The signs are mounting that the atrocity at Qana was not what it originally seemed. Two must-read blogs—Were the Qana Bodies Staged? and Milking it?— suggest the whole thing might have been staged. We have yet to discover the truth of what did actually happen, but the questions are mounting.
The Daily Telegraph—whose once principled support of Israel is now a distant memory as the paper signs up to the psychological pogrom against Israel being perpetrated by Britain’s media—entertains no such doubts. A disgusting headline this morning proclaimed:
The children went to sleep believing they were safe. And then Israel targeted them as terrorists.
Did no-one at The Telegraph ask himself how the families in the building in question could have believed the children were safe, when the Israelis had leafleted the area telling everyone to get out because they were about to bomb it? And even if the victims were indeed killed by an Israeli strike, what is the evidence that Israel deliberately targeted innocent children as terrorists? Absolutely none. Israel has said it had no idea there were civilians in this building.
The malice of the media’s coverage of this war is beyond anything I have ever seen or could ever have imagined, even by the standards of the obsessional irrationality, prejudice and libels normally directed against Israel. People say they are hearing outright lies being asserted on ITN news, with claims, for example, that Israel started the hostilities – thus ignoring the rocket attacks on Israel and the murder and kidnap of its soldiers on its own soil which actually prompted Israel’s response.

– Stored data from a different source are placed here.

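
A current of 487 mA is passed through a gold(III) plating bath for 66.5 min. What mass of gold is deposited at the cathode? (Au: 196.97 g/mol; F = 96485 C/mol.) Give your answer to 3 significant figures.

Q = It = 0.487 × 3990 = 1943 C
Moles of electrons = 1943 / 96485 = 0.02014 mol
Au³⁺ + 3e⁻ → Au, so n(Au) = 0.02014 / 3 = 0.006713 mol
m = 0.006713 × 196.97 = 1.32 g

1.32 g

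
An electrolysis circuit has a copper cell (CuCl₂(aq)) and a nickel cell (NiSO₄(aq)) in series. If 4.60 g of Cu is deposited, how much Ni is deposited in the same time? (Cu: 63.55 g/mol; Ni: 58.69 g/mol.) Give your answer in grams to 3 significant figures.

4.25 g

n(Cu) = 4.60 / 63.55 = 0.07238 mol
Cu²⁺ + 2e⁻ → Cu, so n(e⁻) = 2 × 0.07238 = 0.1448 mol
Since the cells are in series, n(e⁻) in the Ni cell is also 0.1448 mol.
Ni²⁺ + 2e⁻ → Ni, so n(Ni) = 0.1448 / 2 = 0.07240 mol
m(Ni) = 0.07240 × 58.69 = 4.25 g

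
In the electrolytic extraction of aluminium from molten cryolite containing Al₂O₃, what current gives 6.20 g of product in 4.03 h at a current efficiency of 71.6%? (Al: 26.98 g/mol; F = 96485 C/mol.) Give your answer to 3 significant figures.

6.40 A

n(Al) = 6.20 / 26.98 = 0.2298 mol
Al³⁺ + 3e⁻ → Al, so n(e⁻) = 3 × 0.2298 = 0.6894 mol
Q = 0.6894 × 96485 / 0.716 = 92900 C
I = Q / t = 92900 / 14508 s = 6.40 A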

Dan Hannan, however, also in The Telegraph, at least got this key point right:
The Iranian Hydra has many heads. The mullahs sponsor militias and political movements across the Muslim world, in the old Silk Road Khanates and as far afield as Bosnia. You can lop off the head called Hizbollah. You can even cauterise the wound, by demilitarising southern Lebanon. But, as long as the monster’s heart continues to beat in Teheran, the head will grow back.

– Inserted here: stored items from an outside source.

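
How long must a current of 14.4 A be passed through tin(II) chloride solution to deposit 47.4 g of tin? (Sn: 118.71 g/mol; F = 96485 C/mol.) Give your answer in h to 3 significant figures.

1.49 h

n(Sn) = 47.4 / 118.71 = 0.3993 mol
Sn²⁺ + 2e⁻ → Sn, so n(e⁻) = 2 × 0.3993 = 0.7986 mol
Q = 0.7986 × 96485 = 77050 C
t = Q / I = 77050 / 14.4 = 5351 s = 1.49 h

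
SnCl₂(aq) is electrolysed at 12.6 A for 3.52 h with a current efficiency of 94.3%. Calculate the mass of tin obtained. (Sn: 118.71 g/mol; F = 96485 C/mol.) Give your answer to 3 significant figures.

Q = 12.6 × 12672 = 1.597×10^5 C
n(e⁻) = 1.597×10^5 / 96485 = 1.655 mol
Sn²⁺ + 2e⁻ → Sn, so theoretical m(Sn) = 0.8275 × 118.71 = 98.23 g
Actual mass = 94.3% × 98.23 = 92.6 g

92.6 g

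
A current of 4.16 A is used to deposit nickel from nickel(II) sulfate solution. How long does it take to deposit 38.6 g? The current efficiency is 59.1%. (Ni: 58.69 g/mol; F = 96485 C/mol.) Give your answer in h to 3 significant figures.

14.3 h

n(Ni) = 38.6 / 58.69 = 0.6577 mol
Ni²⁺ + 2e⁻ → Ni, so n(e⁻) = 2 × 0.6577 = 1.315 mol
Q = 1.315 × 96485 / 0.591 = 2.147×10^5 C
t = Q / I = 2.147×10^5 / 4.16 = 51610 s = 14.3 h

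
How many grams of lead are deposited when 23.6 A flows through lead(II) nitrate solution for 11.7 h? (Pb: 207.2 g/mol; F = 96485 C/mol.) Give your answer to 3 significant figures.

1070 g

Q = It = 23.6 × 42120 = 9.940×10^5 C
n(e⁻) = Q/F = 9.940×10^5/96485 = 10.30 mol
Pb²⁺ + 2e⁻ → Pb, so n(Pb) = 10.30 / 2 = 5.150 mol
m = 5.150 × 207.2 = 1070 g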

Others with rather more personal knowledge of Hezbollah than the lazy bigots of the British media understand all too well what is actually going on. A Lebanese Shia, Dr. Mounir Herzallah, recounts how Hezbollah uses civilians as human shields and how the Israelis will be damned if they do and damned if they don’t:
I lived until 2002 in a small southern village near Mardshajund that is inhabited by a majority of Shias like me. After Israel left Lebanon, it did not take long for Hezbollah to take have its say in other towns. Received as successful resistance fighters and armed to the teeth, they stored rockets in bunkers in our town as well. The social work of the Party of God consisted in building a school and a residence over these bunkers! A local sheikh explained to me laughing that the Jews would lose in any event because the rockets would either be fired at them or if they attacked the rockets depots, they would be condemned by world opinion on account of the dead civilians. These people do not care about the Lebanese population, they use them as shields, and, once dead, as propaganda. As long as they continue existing there, there will be no tranquility and peace.
The ever-prescient Spengler mordantly observes how, while Iran perceives correctly how Israel’s response to Hezbollah’s attacks could end the stability of Middle East terror and imperil Iran’s objectives, both America and Israel are so lacking in confidence that they cannot grasp the strength of their own hand and so are likely to snatch defeat from the jaws of victory:
… Despite the vehemence of Israel’s initial response to the July 12 incidents, Jerusalem remains squeamish about casualties both among Israeli soldiers and Lebanese civilians. If the enemy employs civilian sites as artillery platforms, and civilians decline to leave after due warning, they are subject to attack. The three-score deaths at Qana are sad, but so were the 180,000 deaths during Lebanon’s civil war of 1976-80 and the million deaths during the Iran-Iraq War, including perhaps 100,000 12-to-14-year-old children sent by the Khomeinists into the Iraqi minefields. The political-religious current to which Hezbollah adheres holds the region’s record for civilian deaths, despite British Prime Minister Tony Blair’s crocodile tears.
Israel’s strongest move on the chessboard would be a massive armored incursion into Lebanon to crush Hezbollah combined with limited strikes against Syria. These would be costly in terms of human life, but that is the bill due the devil for fleeing Lebanon six years ago. The Israeli population longs for normalcy, and is loath to sacrifice its young men, a fact with which Hezbollah taunts them. It is far from clear whether Israel will convert a subtle but fundamental change in the regional balance into a strategic breakthrough.
Washington’s best move would be an ultimatum to Tehran with a deadline for dismantling its nuclear-weapons program, followed by aerial attacks in the event of non-compliance. Rather than engage the regime of President Bashar al-Assad in Syria, Washington should take the opportunity to destabilize it. Rather than attempt to hold together its Frankenstein monster in Iraq, it should partition the country. Sunnis and Shi’ites already are fleeing mixed neighborhoods and agglomerating into sectarian strongholds, and a broader population exchange is the best formula to suppress bloodshed.
In other words, in pursuit of its own best interests, Washington should do precisely what the Iranian regime fears that it may do. Tehran’s paranoia, of course, runs far ahead of Washington’s limited imagination. US Secretary of State Condoleezza Rice is skating in tighter and tighter little circles attempting to limit the war. The US demand for a 48-hour halt in Israeli bombing runs in Lebanon to which Israel acquiesced expresses the delusional hope that Sunni Arab states can be enlisted to oppose Iran and Hezbollah.
Israel, in summary, remains in denial about the failure of its withdrawal policy since 2000, and Washington remains in denial about the absurdity of its plan to stabilize the Middle East through democracy. That gives Iran considerable wiggle room to press ahead from an inherently weakened position.
Meanwhile, hardly anyone appears to be bothered by Robert Spencer’s observation on “Jihad Watch” that Ahmadinejad is obsessed by August 22, the day after Mohammed is said to have ascended to heaven from Temple Mount when a ‘great light lit up the night sky’ over Jerusalem. The date that Ahmadinejad has said he will respond to the EU’s ultimatum over his nuclear programme is… August 22. Will his reponse be to light up the sky over Jerusalem?
No doubt to prevent such a horror would be condemned as a disproportionate response.